As part of efforts to keep the national economy from going into freefall, the federal government distributed funds to the states through the American Recovery and Reinvestment Act. In Minnesota, these federal stimulus dollars were used to offset state expenditures on K-12 and higher education, medical assistance, other human services, and corrections. By funding functions that would have otherwise been paid for with general fund dollars, these federal dollars were effectively a supplement to general fund current resources. General fund current resources plus federal stimulus dollars—represented by the dashed line in the above chart—came to $3,485 per capita during the FY 2010-11 biennium; including these federal dollars, the effective decline in general fund revenues from FY 2004-05 to FY 2010-11 was $547 per capita, or 13.6 percent.
General fund current resources increased in FY 2012-13 and FY 2014-15 as a result of a recovering economy and new revenues generated through the 2013 tax act. By FY 2014-15, current resources had increased to $3,767 per capita—$529 greater than during the trough year of FY 2010-11 (or $282 per capita greater than the FY 2010-11 level if we include federal stimulus dollars).

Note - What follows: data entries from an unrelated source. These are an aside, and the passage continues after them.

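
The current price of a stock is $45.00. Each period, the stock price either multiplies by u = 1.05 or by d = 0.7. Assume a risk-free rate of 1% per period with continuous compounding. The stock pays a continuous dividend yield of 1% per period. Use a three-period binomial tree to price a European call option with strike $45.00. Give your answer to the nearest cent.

Per-period risk-free factor R = e^0.01 = 1.0101; dividend-adjusted growth = e^(0.01−0.01) = 1.0000.
Risk-neutral probability p = (1.0000 − 0.7)/(1.05 − 0.7) = 0.3000/0.3500 = 0.8571
Terminal stock prices: S_uuu = 52.09, S_uud = 34.73, S_udd = 23.15, S_ddd = 15.43
Terminal payoffs (S − K): max(7.093, 0) = 7.093, max(-10.27, 0) = 0, max(-21.85, 0) = 0, max(-29.57, 0) = 0
Node uu (S = 49.61): V_uu = e^(−0.01)·[0.8571·7.0931 + 0.1429·0.0000] = 6.0193
Node ud (S = 33.07): V_ud = e^(−0.01)·[0.8571·0.0000 + 0.1429·0.0000] = 0.0000
Node dd (S = 22.05): V_dd = e^(−0.01)·[0.8571·0.0000 + 0.1429·0.0000] = 0.0000
Node u (S = 47.25): V_u = e^(−0.01)·[0.8571·6.0193 + 0.1429·0.0000] = 5.1081
Node d (S = 31.5): V_d = e^(−0.01)·[0.8571·0.0000 + 0.1429·0.0000] = 0.0000
Node 0 (S = 45): V_0 = e^(−0.01)·[0.8571·5.1081 + 0.1429·0.0000] = 4.3348

$4.33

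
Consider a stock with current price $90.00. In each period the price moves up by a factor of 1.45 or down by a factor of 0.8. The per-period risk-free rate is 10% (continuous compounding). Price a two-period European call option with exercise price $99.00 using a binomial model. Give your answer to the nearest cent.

Risk-neutral probability p = (e^0.1 − 0.8)/(1.45 − 0.8) = 0.3052/0.6500 = 0.4695
Terminal stock prices: S_uu = 189.2, S_ud = 104.4, S_dd = 57.6
Terminal payoffs (S − K): max(90.22, 0) = 90.22, max(5.4, 0) = 5.4, max(-41.4, 0) = 0
Node u (S = 130.5): V_u = e^(−0.1)·[0.4695·90.2250 + 0.5305·5.4000] = 40.9211
Node d (S = 72): V_d = e^(−0.1)·[0.4695·5.4000 + 0.5305·0.0000] = 2.2940
Node 0 (S = 90): V_0 = e^(−0.1)·[0.4695·40.9211 + 0.5305·2.2940] = 18.4851

$18.49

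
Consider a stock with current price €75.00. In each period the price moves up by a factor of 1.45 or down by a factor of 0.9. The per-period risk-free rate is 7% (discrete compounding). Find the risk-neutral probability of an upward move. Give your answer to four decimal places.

p = 0.3091

Risk-neutral probability p = (1 + 0.07 − 0.9)/(1.45 − 0.9) = 0.1700/0.5500 = 0.3091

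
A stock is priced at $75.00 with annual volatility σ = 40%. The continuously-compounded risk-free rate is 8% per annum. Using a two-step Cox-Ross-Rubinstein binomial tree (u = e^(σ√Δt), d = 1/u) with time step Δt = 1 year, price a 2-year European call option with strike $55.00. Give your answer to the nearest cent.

$32.62

CRR parameters: u = e^(σ√Δt) = e^(0.4·√1) = 1.4918, d = 1/u = 0.6703
Per-period rate: rΔt = 0.08·1 = 0.08, so R = e^0.08 = 1.0833
Risk-neutral probability p = (e^0.08 − 0.6703)/(1.4918 − 0.6703) = 0.4130/0.8215 = 0.5027
Terminal stock prices: S_uu = 166.9, S_ud = 75, S_dd = 33.7
Terminal payoffs (S − K): max(111.9, 0) = 111.9, max(20, 0) = 20, max(-21.3, 0) = 0
Node u (S = 111.9): V_u = e^(−0.08)·[0.5027·111.9156 + 0.4973·20.0000] = 61.1155
Node d (S = 50.27): V_d = e^(−0.08)·[0.5027·20.0000 + 0.4973·0.0000] = 9.2809
Node 0 (S = 75): V_0 = e^(−0.08)·[0.5027·61.1155 + 0.4973·9.2809] = 32.6210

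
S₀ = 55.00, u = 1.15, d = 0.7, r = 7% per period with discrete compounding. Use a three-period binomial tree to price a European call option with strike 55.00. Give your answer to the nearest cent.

13.00

Risk-neutral probability p = (1 + 0.07 − 0.7)/(1.15 − 0.7) = 0.3700/0.4500 = 0.8222
Terminal stock prices: S_uuu = 83.65, S_uud = 50.92, S_udd = 30.99, S_ddd = 18.86
Terminal payoffs (S − K): max(28.65, 0) = 28.65, max(-4.084, 0) = 0, max(-24.01, 0) = 0, max(-36.14, 0) = 0
Node uu (S = 72.74): V_uu = 1/1.07·[0.8222·28.6481 + 0.1778·0.0000] = 22.0141
Node ud (S = 44.27): V_ud = 1/1.07·[0.8222·0.0000 + 0.1778·0.0000] = 0.0000
Node dd (S = 26.95): V_dd = 1/1.07·[0.8222·0.0000 + 0.1778·0.0000] = 0.0000
Node u (S = 63.25): V_u = 1/1.07·[0.8222·22.0141 + 0.1778·0.0000] = 16.9164
Node d (S = 38.5): V_d = 1/1.07·[0.8222·0.0000 + 0.1778·0.0000] = 0.0000
Node 0 (S = 55): V_0 = 1/1.07·[0.8222·16.9164 + 0.1778·0.0000] = 12.9991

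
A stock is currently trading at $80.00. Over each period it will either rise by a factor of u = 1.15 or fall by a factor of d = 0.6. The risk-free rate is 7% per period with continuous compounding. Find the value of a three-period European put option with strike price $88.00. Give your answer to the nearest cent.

$8.64

Risk-neutral probability p = (e^0.07 − 0.6)/(1.15 − 0.6) = 0.4725/0.5500 = 0.8591
Terminal stock prices: S_uuu = 121.7, S_uud = 63.48, S_udd = 33.12, S_ddd = 17.28
Terminal payoffs (K − S): max(-33.67, 0) = 0, max(24.52, 0) = 24.52, max(54.88, 0) = 54.88, max(70.72, 0) = 70.72
Node uu (S = 105.8): V_uu = e^(−0.07)·[0.8591·0.0000 + 0.1409·24.5200] = 3.2212
Node ud (S = 55.2): V_ud = e^(−0.07)·[0.8591·24.5200 + 0.1409·54.8800] = 26.8507
Node dd (S = 28.8): V_dd = e^(−0.07)·[0.8591·54.8800 + 0.1409·70.7200] = 53.2507
Node u (S = 92): V_u = e^(−0.07)·[0.8591·3.2212 + 0.1409·26.8507] = 6.1076
Node d (S = 48): V_d = e^(−0.07)·[0.8591·26.8507 + 0.1409·53.2507] = 28.5035
Node 0 (S = 80): V_0 = e^(−0.07)·[0.8591·6.1076 + 0.1409·28.5035] = 8.6368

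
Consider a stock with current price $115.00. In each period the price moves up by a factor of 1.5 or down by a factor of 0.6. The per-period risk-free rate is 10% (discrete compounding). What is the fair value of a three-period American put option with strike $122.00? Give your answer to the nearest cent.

Risk-neutral probability p = (1 + 0.1 − 0.6)/(1.5 − 0.6) = 0.5000/0.9000 = 0.5556
Terminal stock prices: S_uuu = 388.1, S_uud = 155.2, S_udd = 62.1, S_ddd = 24.84
Terminal payoffs (K − S): max(-266.1, 0) = 0, max(-33.25, 0) = 0, max(59.9, 0) = 59.9, max(97.16, 0) = 97.16
Node uu (S = 258.8): continuation = 1/1.1·[0.5556·0.0000 + 0.4444·0.0000] = 0.0000; exercise value = 0.0000 ≤ continuation, so V_uu = 0.0000
Node ud (S = 103.5): continuation = 1/1.1·[0.5556·0.0000 + 0.4444·59.9000] = 24.2020; exercise value = 18.5000 ≤ continuation, so V_ud = 24.2020
Node dd (S = 41.4): continuation = 1/1.1·[0.5556·59.9000 + 0.4444·97.1600] = 69.5091; exercise value = 80.6000 > continuation, so V_dd = 80.6000 (exercise)
Node u (S = 172.5): continuation = 1/1.1·[0.5556·0.0000 + 0.4444·24.2020] = 9.7786; exercise value = 0.0000 ≤ continuation, so V_u = 9.7786
Node d (S = 69): continuation = 1/1.1·[0.5556·24.2020 + 0.4444·80.6000] = 44.7889; exercise value = 53.0000 > continuation, so V_d = 53.0000 (exercise)
Node 0 (S = 115): continuation = 1/1.1·[0.5556·9.7786 + 0.4444·53.0000] = 26.3528; exercise value = 7.0000 ≤ continuation, so V_0 = 26.3528

$26.35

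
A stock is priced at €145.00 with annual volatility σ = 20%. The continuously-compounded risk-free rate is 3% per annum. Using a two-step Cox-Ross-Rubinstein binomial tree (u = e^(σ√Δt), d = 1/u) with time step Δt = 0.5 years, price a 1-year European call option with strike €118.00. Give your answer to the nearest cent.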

Even with the revenue increases from FY 2010-11 to FY 2014-15, general fund current resources were still $266 per capita, or 6.6 percent, less than they were in FY 2004-05. The 2016 November forecast projects revenue growth during the current biennium (FY 2016-17) and the two subsequent biennia; however, assuming these projections are accurate, per capita general fund revenues in FY 2020-21 will still be approximately $130 per capita, or three percent, less than they were in FY 2004-05. It is worth noting that these revenue projections are based on current law and do not take into account any of the tax reduction proposals currently before the legislature.
Real per capita state revenues have indeed increased over the last few years, but not by as much they declined in the years immediately before, during, and after the Great Recession. As a result, real per capita general fund resources are less today than they were a decade ago—and will continue to be less in future biennia (based on November forecast projections) even if there are no tax cuts enacted during the current legislative session.